Er ließ Gibean freie Hand, und schon nach einer Woche war das Haus nicht wiederzuerkennen: Es war außen und innen frisch gestrichen, die letzten Reste der Werkstatt waren verschwunden, und ein Schreiner aus der Nachbarschaft war gerade dabei, die Theke und die Regale einzupassen, während irgendwelche » Freunde « von Gibean Möbel für den Wohnbereich heranschleppten, die für dieses Haus und diese Gegend deutlich zu vornehm waren.
» Es geht ja doch voran « , stellte Doma Hamar fest, die stämmige Gattin des benachbarten Metzgers, die die Fortschritte täglich mit unübersehbarem Misstrauen begutachtete. » Es ist schade, dass unser lieber Schlosser, der mit seiner Familie hier letzte Woche so überhastet ausgezogen ist, das nicht sehen kann. «
» Sicher teuer « , meinte der Metzger, ein dürrer kleiner Südländer, der wohl nicht einmal die Hälfte des Körpergewichts seiner Gattin auf die Waage brachte.

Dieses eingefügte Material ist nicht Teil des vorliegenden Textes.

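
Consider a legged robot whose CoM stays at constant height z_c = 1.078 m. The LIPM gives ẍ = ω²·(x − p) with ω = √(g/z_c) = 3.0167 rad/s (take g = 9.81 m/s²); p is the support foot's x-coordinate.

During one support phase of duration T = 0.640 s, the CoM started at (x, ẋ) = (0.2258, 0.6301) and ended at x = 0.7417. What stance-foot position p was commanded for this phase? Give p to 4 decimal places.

p = 0.3008

ωT = 3.0167·0.640 = 1.930688; cosh(ωT) = 3.519650, sinh(ωT) = 3.374602
x(T) = p + (x₀−p)·cosh(ωT) + (ẋ₀/ω)·sinh(ωT) ⇒ p·(1 − cosh) = x(T) − x₀·cosh − (ẋ₀/ω)·sinh
numerator   = 0.7417 − (0.2258)·3.519650 − (0.6301/3.0167)·3.374602 = -0.757892
denominator = 1 − 3.519650 = -2.519650
p = -0.757892 / -2.519650 = 0.3008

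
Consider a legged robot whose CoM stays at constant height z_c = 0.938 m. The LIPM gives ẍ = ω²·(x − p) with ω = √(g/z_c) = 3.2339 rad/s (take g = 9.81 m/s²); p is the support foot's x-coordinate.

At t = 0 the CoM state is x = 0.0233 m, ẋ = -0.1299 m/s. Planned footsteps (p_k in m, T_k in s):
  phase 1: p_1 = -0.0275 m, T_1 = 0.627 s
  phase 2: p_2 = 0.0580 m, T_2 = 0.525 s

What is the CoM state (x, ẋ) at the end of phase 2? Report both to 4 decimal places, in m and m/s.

x = 0.0383, ẋ = -0.0201

phase 1: p=-0.0275, T=0.627, ωT=2.027655, cosh=3.863949, sinh=3.732305; start (x,ẋ)=(0.023300, -0.129900) → end (x,ẋ)=(0.018869, 0.111224)
phase 2: p=0.0580, T=0.525, ωT=1.697798, cosh=2.822495, sinh=2.639409; start (x,ẋ)=(0.018869, 0.111224) → end (x,ẋ)=(0.038329, -0.020080)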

» Eigentlich nicht « , meinte Vil. Gibean hatte es irgendwie geschafft, dass die meisten der Handwerker praktisch umsonst arbeiteten. Auch die Möbel hatten so gut wie nichts gekostet. Er wollte gar nicht wissen, wo er sie herhatte.
» Und was gedenkt Ihr zu verkaufen, Herr Nachbar? «
» Gemischtwaren, zu guten Preisen « , antwortete Vil lächelnd.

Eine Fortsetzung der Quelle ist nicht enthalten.